Similarly the following prominent trends emerged:
- 114 Spanish strings were missclassified as Portuguese
- 68 Estonian strings were missclassified as Finnish
- 44 Swedish strings were missclassified as Danish
- 42 Italian strings were missclassified as Romanian
- 30 Italian strings were missclassified as Portuguese
- 28 Dutch strings were missclassified as German
- 22 Danish strings were missclassified as Dutch
- 22 Estonian strings were missclassified as Lithuanian
By means of experimenting with hyperparameters we see that the character frequency analysis serves better than word frequency analysis in the case of language detection. This reinforces the idea that learning to differentiate languagues is mostly about learning the disassociation between the script of a language rather than the vocabulary of a language.
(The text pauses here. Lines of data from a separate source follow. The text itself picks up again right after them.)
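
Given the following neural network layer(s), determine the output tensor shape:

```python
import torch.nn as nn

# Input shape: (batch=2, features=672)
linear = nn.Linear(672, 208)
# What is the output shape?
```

Input: (2, 672) -> Output: (2, 208)

Answer: (2, 208)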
It is therefore important to remove digits and common punctuations in the imported raw text data which may be common accross languages and therefore, add noise to the training data. This process helps is bring to the fore the difference across languages.
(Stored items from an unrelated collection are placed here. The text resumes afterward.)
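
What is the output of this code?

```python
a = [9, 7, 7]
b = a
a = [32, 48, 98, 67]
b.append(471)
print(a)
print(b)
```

Key concept: rebinding vs mutation: a is rebound to a new list, b still points at the original.
Step by step:
`a = [9, 7, 7]` → a = [9, 7, 7]
`b = a` → b = [9, 7, 7] (same object as a)
`a = [32, 48, 98, 67]` → a = [32, 48, 98, 67]
`b.append(471)` → b = [9, 7, 7, 471]
`print(a)` → prints [32, 48, 98, 67]
`print(b)` → prints [9, 7, 7, 471]

Answer:
[32, 48, 98, 67]
[9, 7, 7, 471]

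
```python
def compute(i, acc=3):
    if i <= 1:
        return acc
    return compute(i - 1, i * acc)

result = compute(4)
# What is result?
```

Accumulator trace (n, acc): (4, 3) -> (3, 12) -> (2, 36) -> (1, 72) -> return 72

Answer: 72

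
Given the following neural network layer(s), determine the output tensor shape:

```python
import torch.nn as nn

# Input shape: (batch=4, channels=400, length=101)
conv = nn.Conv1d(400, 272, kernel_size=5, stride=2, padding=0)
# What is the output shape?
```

Input: (4, 400, 101) -> Output: (4, 272, 49)

Answer: (4, 272, 49)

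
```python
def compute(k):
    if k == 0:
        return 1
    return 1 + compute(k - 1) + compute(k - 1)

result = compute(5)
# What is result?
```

compute(k) = 1 + 2·compute(k-1), compute(0)=1. Closed form: (1+1)·2^5 - 1 = 63.

Answer: 63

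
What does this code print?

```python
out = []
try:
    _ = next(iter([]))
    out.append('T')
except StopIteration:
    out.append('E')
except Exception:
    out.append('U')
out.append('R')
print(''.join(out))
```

Execution trace: 'E' (except StopIteration) → 'R' (after the try/except). Output: ER

Answer: ER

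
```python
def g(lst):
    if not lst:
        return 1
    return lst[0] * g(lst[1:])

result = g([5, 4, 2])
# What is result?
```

Product over [5, 4, 2] = 5 * 4 * 2 = 40

Answer: 40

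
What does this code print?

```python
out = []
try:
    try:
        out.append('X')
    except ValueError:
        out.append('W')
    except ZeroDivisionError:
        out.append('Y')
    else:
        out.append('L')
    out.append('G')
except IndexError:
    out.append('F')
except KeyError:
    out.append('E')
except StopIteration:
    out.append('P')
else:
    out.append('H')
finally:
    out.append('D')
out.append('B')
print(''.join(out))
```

Execution trace: 'X' (inner try body, no exception) → 'L' (inner else) → 'G' (try body, no exception) → 'H' (else) → 'D' (finally) → 'B' (after the try/except). Output: XLGHDB

Answer: XLGHDB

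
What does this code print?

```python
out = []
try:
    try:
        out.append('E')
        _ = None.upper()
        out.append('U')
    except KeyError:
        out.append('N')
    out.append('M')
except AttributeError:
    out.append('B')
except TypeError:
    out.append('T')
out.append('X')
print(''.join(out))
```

Execution trace: 'E' (inner try body) → 'B' (except AttributeError) → 'X' (after the try/except). Output: EBX

Answer: EBX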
Multinomial logistic regression does poorly when it comes to differentiating between similar languages as seen with Slovak and Czech, which were often missclassified.
The European Parliment corpus is sizable at about 5 GB. This would seem to be a data at scale problem requiring Big Data analysis. However, by means of sampling we can execute the language detection classifier on a regular PC using the SciPy stack. Around 26.5 MB of text files were randomly selected for each language and analysis was carried out for this subsample (~554 MB) of the 5 GB corpus. We are able to still get a model accuracy of 93.1775%, with the model generalizing to new unseen data.
Training the models using GPU instead of CPU to reduce computation time
The 4-gram character analysis model can be further improved by implementing a grid-search method that helps fine tune the model hyperparameters.
We can also try higher n-gram models however the computational expense and time required to train these models may be very high for a regular PC
A Neural network model such as Recurrent Neural Networks, can be implemented which may perform better, however, the computational expense of training such a large dataset on a neural network architecture does not justify the gain in prediction accuracy.